In the countryside, dealing with a death can be a slow process.

It was forty minutes before the first policeman arrived on his little Velocette ‘Noddybike’ from the police house in Sennybridge and almost another hour before the coroner’s officer appeared from Brecon.

The constable had been phoned by the owner of the farm, Aubrey Evans, who had left the milking shed as soon as Shane Williams had arrived to gabble his news. He had immediately raced back to the barn in his old Bedford pickup truck, the boy bouncing up and down on the seat beside him.

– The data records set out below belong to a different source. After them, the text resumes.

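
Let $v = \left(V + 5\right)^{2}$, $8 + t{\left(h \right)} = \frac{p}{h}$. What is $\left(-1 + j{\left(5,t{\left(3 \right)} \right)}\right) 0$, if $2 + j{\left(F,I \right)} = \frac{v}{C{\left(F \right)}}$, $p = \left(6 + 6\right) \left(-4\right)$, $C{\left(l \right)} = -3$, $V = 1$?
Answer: $0$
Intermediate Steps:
$p = -48$ ($p = 12 \left(-4\right) = -48$)
$t{\left(h \right)} = -8 - \frac{48}{h}$
$v = 36$ ($v = \left(1 + 5\right)^{2} = 6^{2} = 36$)
$j{\left(F,I \right)} = -14$ ($j{\left(F,I \right)} = -2 + \frac{36}{-3} = -2 + 36 \left(- \frac{1}{3}\right) = -2 - 12 = -14$)
$\left(-1 + j{\left(5,t{\left(3 \right)} \right)}\right) 0 = \left(-1 - 14\right) 0 = \left(-15\right) 0 = 0$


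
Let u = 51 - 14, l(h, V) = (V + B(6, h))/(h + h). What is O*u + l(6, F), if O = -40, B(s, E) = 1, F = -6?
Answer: -17765/12 ≈ -1480.4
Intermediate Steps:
l(h, V) = (1 + V)/(2*h) (l(h, V) = (V + 1)/(h + h) = (1 + V)/((2*h)) = (1 + V)*(1/(2*h)) = (1 + V)/(2*h))
u = 37
O*u + l(6, F) = -40*37 + (½)*(1 - 6)/6 = -1480 + (½)*(⅙)*(-5) = -1480 - 5/12 = -17765/12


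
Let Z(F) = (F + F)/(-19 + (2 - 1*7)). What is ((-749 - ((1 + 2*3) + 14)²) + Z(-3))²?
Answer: 22648081/16 ≈ 1.4155e+6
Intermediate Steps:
Z(F) = -F/12 (Z(F) = (2*F)/(-19 + (2 - 7)) = (2*F)/(-19 - 5) = (2*F)/(-24) = (2*F)*(-1/24) = -F/12)
((-749 - ((1 + 2*3) + 14)²) + Z(-3))² = ((-749 - ((1 + 2*3) + 14)²) - 1/12*(-3))² = ((-749 - ((1 + 6) + 14)²) + ¼)² = ((-749 - (7 + 14)²) + ¼)² = ((-749 - 1*21²) + ¼)² = ((-749 - 1*441) + ¼)² = ((-749 - 441) + ¼)² = (-1190 + ¼)² = (-4759/4)² = 22648081/16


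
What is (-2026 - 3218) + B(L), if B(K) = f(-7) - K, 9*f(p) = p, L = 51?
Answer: -47662/9 ≈ -5295.8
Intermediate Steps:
f(p) = p/9
B(K) = -7/9 - K (B(K) = (⅑)*(-7) - K = -7/9 - K)
(-2026 - 3218) + B(L) = (-2026 - 3218) + (-7/9 - 1*51) = -5244 + (-7/9 - 51) = -5244 - 466/9 = -47662/9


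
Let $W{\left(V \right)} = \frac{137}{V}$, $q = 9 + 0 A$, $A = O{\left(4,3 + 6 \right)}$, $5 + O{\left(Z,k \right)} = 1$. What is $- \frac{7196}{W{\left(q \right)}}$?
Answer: $- \frac{64764}{137} \approx -472.73$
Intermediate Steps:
$O{\left(Z,k \right)} = -4$ ($O{\left(Z,k \right)} = -5 + 1 = -4$)
$A = -4$
$q = 9$ ($q = 9 + 0 \left(-4\right) = 9 + 0 = 9$)
$- \frac{7196}{W{\left(q \right)}} = - \frac{7196}{137 \cdot \frac{1}{9}} = - \frac{7196}{\frac{137}{9}} = \left(-7196\right) \frac{9}{137} = - \frac{64764}{137}$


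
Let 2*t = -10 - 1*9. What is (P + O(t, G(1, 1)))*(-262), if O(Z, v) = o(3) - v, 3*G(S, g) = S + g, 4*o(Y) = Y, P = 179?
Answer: -281519/6 ≈ -46920.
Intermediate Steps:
t = -19/2 (t = (-10 - 1*9)/2 = (-10 - 9)/2 = (½)*(-19) = -19/2 ≈ -9.5000)
o(Y) = Y/4
G(S, g) = S/3 + g/3 (G(S, g) = (S + g)/3 = S/3 + g/3)
O(Z, v) = ¾ - v (O(Z, v) = (¼)*3 - v = ¾ - v)
(P + O(t, G(1, 1)))*(-262) = (179 + (¾ - ((⅓)*1 + (⅓)*1)))*(-262) = (179 + (¾ - (⅓ + ⅓)))*(-262) = (179 + (¾ - 1*⅔))*(-262) = (179 + (¾ - ⅔))*(-262) = (179 + 1/12)*(-262) = (2149/12)*(-262) = -281519/6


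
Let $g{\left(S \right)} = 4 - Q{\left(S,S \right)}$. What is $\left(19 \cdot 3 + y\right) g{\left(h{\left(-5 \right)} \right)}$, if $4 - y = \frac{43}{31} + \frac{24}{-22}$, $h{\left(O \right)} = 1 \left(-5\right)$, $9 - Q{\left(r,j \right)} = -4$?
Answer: $- \frac{186300}{341} \approx -546.33$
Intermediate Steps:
$Q{\left(r,j \right)} = 13$ ($Q{\left(r,j \right)} = 9 - -4 = 9 + 4 = 13$)
$h{\left(O \right)} = -5$
$g{\left(S \right)} = -9$ ($g{\left(S \right)} = 4 - 13 = -9$)
$y = \frac{1263}{341}$ ($y = 4 - \left(\frac{43}{31} + \frac{24}{-22}\right) = 4 - \left(43 \cdot \frac{1}{31} + 24 \left(- \frac{1}{22}\right)\right) = 4 - \left(\frac{43}{31} - \frac{12}{11}\right) = 4 - \frac{101}{341} = \frac{1263}{341} \approx 3.7038$)
$\left(19 \cdot 3 + y\right) g{\left(h{\left(-5 \right)} \right)} = \left(19 \cdot 3 + \frac{1263}{341}\right) \left(-9\right) = \left(57 + \frac{1263}{341}\right) \left(-9\right) = \frac{20700}{341} \left(-9\right) = - \frac{186300}{341}$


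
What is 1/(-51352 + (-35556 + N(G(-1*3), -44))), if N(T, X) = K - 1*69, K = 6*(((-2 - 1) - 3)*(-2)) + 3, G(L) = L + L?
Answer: -1/86902 ≈ -1.1507e-5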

When they reached the yard, the farmer had jumped out and run to the threshold of the big door. After a single glance, Aubrey had dropped to one knee alongside the still form and grabbed the nearest outstretched hand. A dour, practical man, he felt the deathly cold of the skin and knew that his mechanic was beyond any help.

‘Bloody fool!’ he muttered uncharitably to Shane as he looked at the massive treads of the tyre crushing the victim’s neck. The pile of large wooden blocks that had been propping up the back axle of the Fordson were scattered under the vehicle. ‘I told him to get this job finished, but not when he was half pissed!’

With a muttered command to his shaken apprentice to get the big door closed again and to stand guard, he jumped back into the pickup and clattered off to use their only phone, which was back in the farmhouse.

By nine o’clock the group outside the barn door had grown appreciably and soon the arrival of a black Wolseley 6/90 brought two more, a detective inspector and a plain-clothes sergeant.

The DI was a tall, thin man of an age approaching retirement. He wore a long fawn raincoat and a permanently miserable expression, perhaps because of his name. After almost thirty years in the police, Arthur Crippen had heard every variation of the joke and it had long been worn thin. He advanced on the group and fixed his mournful eyes on the coroner’s officer, PC William Brown.